Minolta managed to get AF to work at f/8.0, but only with their second generation of AF cameras.
You do only get one central active focus point with the Minolta AF Reflex 500. However in a recent article in Cameracraft, David Kilpatrick reported that an AF500 worked with Sony’s LA-EA5 adapter (which contains a screw drive and motor to power autofocus). The LA-EA5 relies solely on sensor-based phase detection autofocus which usually gives AF points across the viewfinder, unfortunately David didn’t say how many focus points were active.
Minimum focusing distance is a whopping 4 meters. In practice this doesn’t impinge too much as with a 500mm lens one tends to be shooting stuff that is well away in the distance.
Mention mirror lenses to most people and the subject of Bokeh is likely to crop up.
It may be that the other big companies didn’t introduce AF Reflex lenses to replace their manual focus versions because of the bokeh issue – certainly at the time of the switch to AF the search for smooth out-of-focus areas was very much the vogue.
So just how ‘distinctive’ is it? I’ve raided my archive and shot some examples to show the bokeh at its most distinctive, but also included some where a more neutral background makes it harder to tell that a reflex lens was used.
Against a cloudscape there is little to notice, other than maybe making the clouds look a little ‘angrier’.
Neutral backgrounds come out best with the raked shingle of the ‘kitty litter’ at Brands Hatch maybe just looking a little ‘wiry’. If you crop close and limit how far out of focus anything with a pattern is, there is not much to show. Following cars however, are a bit of a give-away…
Vivitar 500 Mirror lens
Not a lot different from the Vivitar. Because of the problems associated with nailing focus, with a manual reflex there is more tendency to pre-focus and shoot when the car is in the right place. The Vivitar focuses much closer than the Minolta Reflex, even claiming a ‘macro’ magnification of over 1:3.

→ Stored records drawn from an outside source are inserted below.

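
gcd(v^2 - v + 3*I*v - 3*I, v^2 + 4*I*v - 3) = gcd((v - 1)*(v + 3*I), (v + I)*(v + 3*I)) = v + 3*I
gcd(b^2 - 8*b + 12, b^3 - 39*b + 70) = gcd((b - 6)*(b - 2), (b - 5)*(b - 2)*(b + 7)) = b - 2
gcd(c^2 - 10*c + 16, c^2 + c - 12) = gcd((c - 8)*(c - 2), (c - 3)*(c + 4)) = 1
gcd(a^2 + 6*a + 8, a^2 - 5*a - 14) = a + 2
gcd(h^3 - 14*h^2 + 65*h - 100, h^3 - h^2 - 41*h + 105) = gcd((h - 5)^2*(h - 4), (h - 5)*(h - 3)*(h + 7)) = h - 5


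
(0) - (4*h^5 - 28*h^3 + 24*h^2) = -4*h^5 + 28*h^3 - 24*h^2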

The Minolta and Vivitar compared
These two shots were taken on the same camera less than a minute apart.
Note the Minolta seems to be transmitting a bit more light, despite the similar f-number.
Mirror lenses are surprisingly good quality for the price. Their size and weight certainly make them more manageable than a refractive equivalent. In a lot of situations, their distinctive out-of-focus areas are not a serious issue. Capturing quick focus is not easy, but old-fashioned techniques like pre-focusing on a spot and waiting for a subject to hit that mark can provide good results.
Pre-focus works better for stuff like motorsports than it does for aircraft in flight. I find the tasks of locating an aircraft, focusing and holding the camera steady to be a challenge too far. This is where the AF Reflex comes in handy. Even with just one central focusing point, having the camera sort out focus allows me to give more attention to keeping the camera steady. This is more of an issue for prop driven aircraft where getting some degree of movement in the propeller blades requires a shutter speed in the 125-200 range than when shooting jets, when higher shutter speeds may be acceptable. The central AF point may seem to cramp creative composition, but that can be dealt with through judicious cropping of the image.
For a lot of applications a plain reflex lens on a ‘dumb’ adapter may well give a photographer what they need – these lenses are available for well under £200 and tend to fit any camera through use of a T-mount.
If you have A mount kit, or the ability to adapt it, the Minolta AF Reflex 500 is a quality lens. You also get EXIF info, although that will mainly be giving the information that the shot was taken at 500mm and f/8.0… The AF Reflex also gives you those neat little filter holders with the x4 ND filter. When trying to keep shutter speeds down for movement in tyre treads and airscrews the ND filter is surprisingly useful.
The Sony version of the AF Reflex is no longer available new. When it was, it went for about £350. With careful shopping it should be possible to pick up a decent used copy of the Sony or Minolta variants with both filters for around £220.